Ailleurs, les sociétés civiles ont su résister et se réserver le droit de vivre selon des valeurs essentiellement consensuelles. Aucun État démocratique ne s'est encore donné le ridicule de vouloir imposer ses valeurs dans un document solennel, a fortiori quand ces valeurs se réduisaient à des questions d'intendance vestimentaire. On se demande donc quelle mouche a piqué Pauline Marois et son ministre Bernard Drainville à s'aventurer sur un terrain aussi dangereux? La réponse n'est pas simple.
Personne de bonne foi ne peut croire sérieusement que le gouvernement du Parti québécois ait des visées dictatoriales. L'électoralisme de bas étage est également à écarter, car les stratèges du PQ savent parfaitement que ce projet de charte ne leur apportera pas les voix dont ils ont besoin pour former un gouvernement majoritaire. Reste l'idéologie, hélas!
Langue, puis laïcité
Si un gouvernement doit s'appuyer sur des valeurs consensuelles pour assoir son autorité, cette nécessité est encore plus forte s'il s'agit de la création d'un pays. Le gouvernement de René Lévesque a fait le premier grand pas dans cette direction avec la Charte de la langue française. Or, il s'est avéré que la valeur «langue», en dépit de son importance pour les Québécois, n'a pas suffi pour gagner un référendum. La laïcité à la française paraissait donc tentante. Se rapprocher des valeurs jacobines de la France et, partant, s'éloigner de celles du monde anglo-saxon, basées sur les droits individuels, semblait un bon stratagème. Une différence de plus entre nous et eux.
Le hic est que la laïcité à la française est loin de toucher l'âme québécoise. Je n'ai jamais vu une manifestation de masse en sa faveur. D'autant que la laïcité française a pour base la séparation de l'Église et de l'État. L'Église catholique s'entend et tout le monde sait que si problème il y a au Québec, il n'est pas celui-là.
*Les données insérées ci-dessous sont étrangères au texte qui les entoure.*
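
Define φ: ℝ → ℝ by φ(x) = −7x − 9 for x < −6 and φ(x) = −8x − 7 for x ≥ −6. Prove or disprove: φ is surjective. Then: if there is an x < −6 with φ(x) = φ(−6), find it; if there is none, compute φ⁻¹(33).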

La neutralité de l'État québécois est acquise depuis longtemps et l'égalité entre les femmes et les hommes est inscrite dans nos lois fondamentales.
La laïcité, une valeur
Le seul but de l'opération est donc de nous convaincre que la laïcité est une de nos grandes valeurs, qu'elle est en danger et que, à l'instar de la Charte de la langue française, celle-ci contribuera à affirmer notre identité. La différence est que la Loi 101 était basée sur une valeur plusieurs fois centenaire : l'attachement des Canadiens français à leur langue.
Nous allons donc nous engager dans un débat long et infructueux, car la société québécoise n'est pas prête à accepter que le gouvernement lui impose des valeurs dont elle n'a que faire. Ses valeurs, elle les développe à son rythme, sur une base consensuelle comme dans toute démocratie qui se respecte. Quant au gouvernement, son devoir est de faire son travail pour lequel il a été élu en respectant scrupuleusement les valeurs dont l'élaboration n'est pas de son ressort.